Expert-Consensus Modality Fusion Quantization for MoE Vision-Language Models

Lujun Li

Published: 31 Dec 2025, Last Modified: 26 Mar 2026OpenReview Archive Direct UploadEveryoneCC BY 4.0

Abstract: The Mixture-of-Experts (MoE) architecture enables scalable Vision-Language Models (VLMs) by decomposing complex cross-modal tasks across specialized experts, but its inherent heterogeneity—including divergent expert weight distributions, non-uniform activation patterns, and distinct vision-language token characteristics—poses significant challenges for Post-Training Quantization (PTQ).
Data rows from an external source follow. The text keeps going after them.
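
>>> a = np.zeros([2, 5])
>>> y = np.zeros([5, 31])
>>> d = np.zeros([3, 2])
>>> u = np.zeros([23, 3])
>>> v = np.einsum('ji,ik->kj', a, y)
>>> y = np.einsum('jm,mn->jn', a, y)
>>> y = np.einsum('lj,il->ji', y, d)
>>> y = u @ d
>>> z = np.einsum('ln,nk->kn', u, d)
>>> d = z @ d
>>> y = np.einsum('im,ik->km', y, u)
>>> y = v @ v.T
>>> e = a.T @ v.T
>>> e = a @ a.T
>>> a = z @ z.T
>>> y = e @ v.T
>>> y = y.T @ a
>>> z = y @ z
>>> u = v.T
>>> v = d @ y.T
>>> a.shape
(2, 2)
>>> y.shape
(31, 2)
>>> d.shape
(2, 2)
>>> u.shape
(2, 31)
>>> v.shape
(2, 31)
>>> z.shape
(31, 3)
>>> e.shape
(2, 2)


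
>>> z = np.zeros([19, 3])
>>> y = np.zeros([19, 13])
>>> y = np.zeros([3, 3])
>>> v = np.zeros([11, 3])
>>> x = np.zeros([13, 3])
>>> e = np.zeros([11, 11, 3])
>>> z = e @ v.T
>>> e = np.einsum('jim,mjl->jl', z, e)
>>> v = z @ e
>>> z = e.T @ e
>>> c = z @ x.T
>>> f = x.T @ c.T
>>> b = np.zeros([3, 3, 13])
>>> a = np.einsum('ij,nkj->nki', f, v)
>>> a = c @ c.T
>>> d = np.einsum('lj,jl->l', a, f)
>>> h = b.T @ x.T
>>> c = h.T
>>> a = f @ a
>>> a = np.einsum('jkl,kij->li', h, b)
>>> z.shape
(3, 3)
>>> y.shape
(3, 3)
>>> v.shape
(11, 11, 3)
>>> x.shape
(13, 3)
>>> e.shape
(11, 3)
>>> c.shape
(13, 3, 13)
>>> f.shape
(3, 3)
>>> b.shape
(3, 3, 13)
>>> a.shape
(13, 3)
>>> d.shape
(3,)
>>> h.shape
(13, 3, 13)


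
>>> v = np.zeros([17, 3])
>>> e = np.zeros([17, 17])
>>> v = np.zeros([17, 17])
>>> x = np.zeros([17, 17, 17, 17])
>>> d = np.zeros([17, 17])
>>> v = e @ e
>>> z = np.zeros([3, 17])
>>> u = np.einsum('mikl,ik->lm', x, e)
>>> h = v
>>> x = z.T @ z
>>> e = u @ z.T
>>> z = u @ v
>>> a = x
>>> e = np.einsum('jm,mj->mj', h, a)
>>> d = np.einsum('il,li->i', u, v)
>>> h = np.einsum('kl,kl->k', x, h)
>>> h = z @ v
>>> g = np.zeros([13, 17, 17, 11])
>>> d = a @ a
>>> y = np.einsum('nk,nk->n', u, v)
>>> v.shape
(17, 17)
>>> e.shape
(17, 17)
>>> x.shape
(17, 17)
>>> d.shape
(17, 17)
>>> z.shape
(17, 17)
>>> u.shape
(17, 17)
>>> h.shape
(17, 17)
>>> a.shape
(17, 17)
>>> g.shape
(13, 17, 17, 11)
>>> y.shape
(17,)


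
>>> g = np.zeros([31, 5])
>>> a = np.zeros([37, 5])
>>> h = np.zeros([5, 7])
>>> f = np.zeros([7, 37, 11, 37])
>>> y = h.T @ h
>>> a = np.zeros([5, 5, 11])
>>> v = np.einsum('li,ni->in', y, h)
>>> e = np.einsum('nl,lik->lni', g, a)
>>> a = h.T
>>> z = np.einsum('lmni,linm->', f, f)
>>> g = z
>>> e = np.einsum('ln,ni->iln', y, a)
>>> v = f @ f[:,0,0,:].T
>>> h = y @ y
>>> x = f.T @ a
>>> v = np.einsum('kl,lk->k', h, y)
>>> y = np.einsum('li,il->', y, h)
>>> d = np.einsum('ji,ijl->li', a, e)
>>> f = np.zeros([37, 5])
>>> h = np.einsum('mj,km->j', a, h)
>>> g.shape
()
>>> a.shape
(7, 5)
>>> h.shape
(5,)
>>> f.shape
(37, 5)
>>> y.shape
()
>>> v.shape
(7,)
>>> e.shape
(5, 7, 7)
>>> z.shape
()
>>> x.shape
(37, 11, 37, 5)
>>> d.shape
(7, 5)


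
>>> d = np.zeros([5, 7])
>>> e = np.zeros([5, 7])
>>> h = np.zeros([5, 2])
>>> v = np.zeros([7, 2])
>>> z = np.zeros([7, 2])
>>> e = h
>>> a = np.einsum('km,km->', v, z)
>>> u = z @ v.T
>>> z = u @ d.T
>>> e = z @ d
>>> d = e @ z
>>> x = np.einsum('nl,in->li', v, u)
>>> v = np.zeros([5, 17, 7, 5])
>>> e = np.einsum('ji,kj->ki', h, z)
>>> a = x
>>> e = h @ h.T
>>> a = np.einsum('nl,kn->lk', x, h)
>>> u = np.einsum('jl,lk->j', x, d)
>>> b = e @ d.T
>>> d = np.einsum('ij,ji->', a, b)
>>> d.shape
()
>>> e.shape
(5, 5)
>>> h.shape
(5, 2)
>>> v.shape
(5, 17, 7, 5)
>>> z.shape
(7, 5)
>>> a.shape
(7, 5)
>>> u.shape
(2,)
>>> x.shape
(2, 7)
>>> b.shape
(5, 7)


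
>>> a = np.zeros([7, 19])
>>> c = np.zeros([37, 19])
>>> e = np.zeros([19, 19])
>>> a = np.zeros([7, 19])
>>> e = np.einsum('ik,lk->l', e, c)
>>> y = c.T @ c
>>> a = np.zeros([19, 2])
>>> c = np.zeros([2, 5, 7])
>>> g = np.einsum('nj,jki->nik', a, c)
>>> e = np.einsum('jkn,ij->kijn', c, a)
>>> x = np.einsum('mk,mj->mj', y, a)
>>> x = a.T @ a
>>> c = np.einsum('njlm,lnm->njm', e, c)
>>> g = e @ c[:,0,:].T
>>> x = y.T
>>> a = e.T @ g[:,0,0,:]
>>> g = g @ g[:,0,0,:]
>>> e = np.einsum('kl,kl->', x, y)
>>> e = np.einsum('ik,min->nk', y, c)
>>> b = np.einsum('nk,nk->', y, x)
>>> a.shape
(7, 2, 19, 5)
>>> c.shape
(5, 19, 7)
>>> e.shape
(7, 19)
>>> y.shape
(19, 19)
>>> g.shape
(5, 19, 2, 5)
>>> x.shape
(19, 19)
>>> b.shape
()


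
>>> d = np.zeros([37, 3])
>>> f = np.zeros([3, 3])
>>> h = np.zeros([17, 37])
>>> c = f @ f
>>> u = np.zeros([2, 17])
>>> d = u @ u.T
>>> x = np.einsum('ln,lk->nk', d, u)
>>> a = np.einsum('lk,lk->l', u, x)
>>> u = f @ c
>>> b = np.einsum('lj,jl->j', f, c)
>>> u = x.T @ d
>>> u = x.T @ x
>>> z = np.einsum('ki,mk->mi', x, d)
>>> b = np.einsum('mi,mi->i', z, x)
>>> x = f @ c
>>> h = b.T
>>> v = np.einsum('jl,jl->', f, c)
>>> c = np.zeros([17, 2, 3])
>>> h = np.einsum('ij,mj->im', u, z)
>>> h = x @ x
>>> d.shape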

Existing PTQ methods either treat experts uniformly or ignore cross-modal interactions, leading to degraded performance under low-bit quantization. To address this, we propose Expert-Consensus Modality Fusion Quantization (ECMFQ), a unified PTQ framework that harmonizes expert heterogeneity and cross-modal alignment for MoE VLMs. ECMFQ introduces three key components: 1) Expert Consensus Smoothing (ECS), a weighted smoothing objective that captures the diverse weight distributions of all potentially activated experts, optimized via an outlier-robust search algorithm to derive a unified per-channel scaling matrix; 2) Modality-Affinity Consensus Selection (MACS), a calibration sample selection strategy that balances expert importance, cross-modal token affinity, and global activation patterns to build a robust consensus across modalities; 3) Fusion-Aware Quantization (FAQ), which integrates cross-modal fusion weights into the quantization process, ensuring that the critical interactions between vision and language tokens are preserved during compression. Evaluations across diverse benchmarks (Kimi-VL, Qwen3-VL, COCO-VL) show that ECMFQ consistently outperforms SOTA PTQ methods. Under W4A8, ECMFQ maintains 98.7% of the full-precision accuracy on Qwen3-VL, while reducing memory usage by 75%, and achieves a 1.89% average accuracy gain on cross-modal retrieval tasks compared to the previous best method. As a compatible framework, ECMFQ lowers the barrier to efficient deployment of MoE VLMs across edge and cloud environments.